Pikionis Dimitris is remembered as one of societies greatest modern architects, highly recognised for his work in shaping modern Greek architecture, particularly the streets of Athens.
Dimitris was born in Piraeus in 1887 by parents of Chiot descent. By 1908, he became the first student to be taken by K. Parthenis, a distinguished Greek painter at the time. In the same year, he graduated with a degree in Civil Engineering from the National Technical University of Athens and set out to work and study in Paris.
While Dimitris attended architectural composition lessons at the École des Beaux-Arts, his true desire was to work with painting, not architecture.Â
In 1912, in the period of military recruitment for the Balkan wars, he returned to Greece and began to design his first houses from the folk architecture of Aegina. Being limited to designing blueprints for graves in the 1940s and 1950s, Dimitris got his big breakthrough after being given the opportunity to work on the formation of the archaeological site around the Acropolis and Philopappos Hill.

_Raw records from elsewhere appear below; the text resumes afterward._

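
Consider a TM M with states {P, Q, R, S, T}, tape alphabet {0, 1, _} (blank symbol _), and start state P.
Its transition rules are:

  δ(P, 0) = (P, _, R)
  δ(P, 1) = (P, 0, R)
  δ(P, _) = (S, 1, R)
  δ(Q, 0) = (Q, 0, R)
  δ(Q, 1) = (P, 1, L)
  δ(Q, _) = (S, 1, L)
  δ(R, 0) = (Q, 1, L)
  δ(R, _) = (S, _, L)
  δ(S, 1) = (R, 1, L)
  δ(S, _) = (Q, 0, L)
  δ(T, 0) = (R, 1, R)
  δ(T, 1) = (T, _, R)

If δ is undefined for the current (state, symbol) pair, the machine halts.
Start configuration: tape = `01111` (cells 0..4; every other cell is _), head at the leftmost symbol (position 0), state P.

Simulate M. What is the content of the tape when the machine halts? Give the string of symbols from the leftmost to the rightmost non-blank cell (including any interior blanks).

000_0110

state=P head=0 tape=[0]1111____   (P,0)→(P,_,R)
state=P head=1 tape=_[1]111____   (P,1)→(P,0,R)
state=P head=2 tape=_0[1]11____   (P,1)→(P,0,R)
state=P head=3 tape=_00[1]1____   (P,1)→(P,0,R)
state=P head=4 tape=_000[1]____   (P,1)→(P,0,R)
state=P head=5 tape=_0000[_]___   (P,_)→(S,1,R)
state=S head=6 tape=_00001[_]__   (S,_)→(Q,0,L)
state=Q head=5 tape=_0000[1]0__   (Q,1)→(P,1,L)
state=P head=4 tape=_000[0]10__   (P,0)→(P,_,R)
state=P head=5 tape=_000_[1]0__   (P,1)→(P,0,R)
state=P head=6 tape=_000_0[0]__   (P,0)→(P,_,R)
state=P head=7 tape=_000_0_[_]_   (P,_)→(S,1,R)
state=S head=8 tape=_000_0_1[_]   (S,_)→(Q,0,L)
state=Q head=7 tape=_000_0_[1]0   (Q,1)→(P,1,L)
state=P head=6 tape=_000_0[_]10   (P,_)→(S,1,R)
state=S head=7 tape=_000_01[1]0   (S,1)→(R,1,L)
state=R head=6 tape=_000_0[1]10
The non-blank tape span at halt is 000_0110.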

One of his longest projects, it became his most important and famous work that still leaves it’s mark on the city of Athens. He particularly made use of rough-finished marble for his designs, using various shapes that appear irregular, yet are strictly geometric.
The combination of his artistic imagination and structural knowledge in architecture made his work recognised by some of the worlds greatest architects and world leaders.
In 1966, he was elected a regular member of the Academy of Athens (order of Letters and Arts) in the Architecture Chair.
Dimitris died in Athens on 28th of August 1968, aged 81.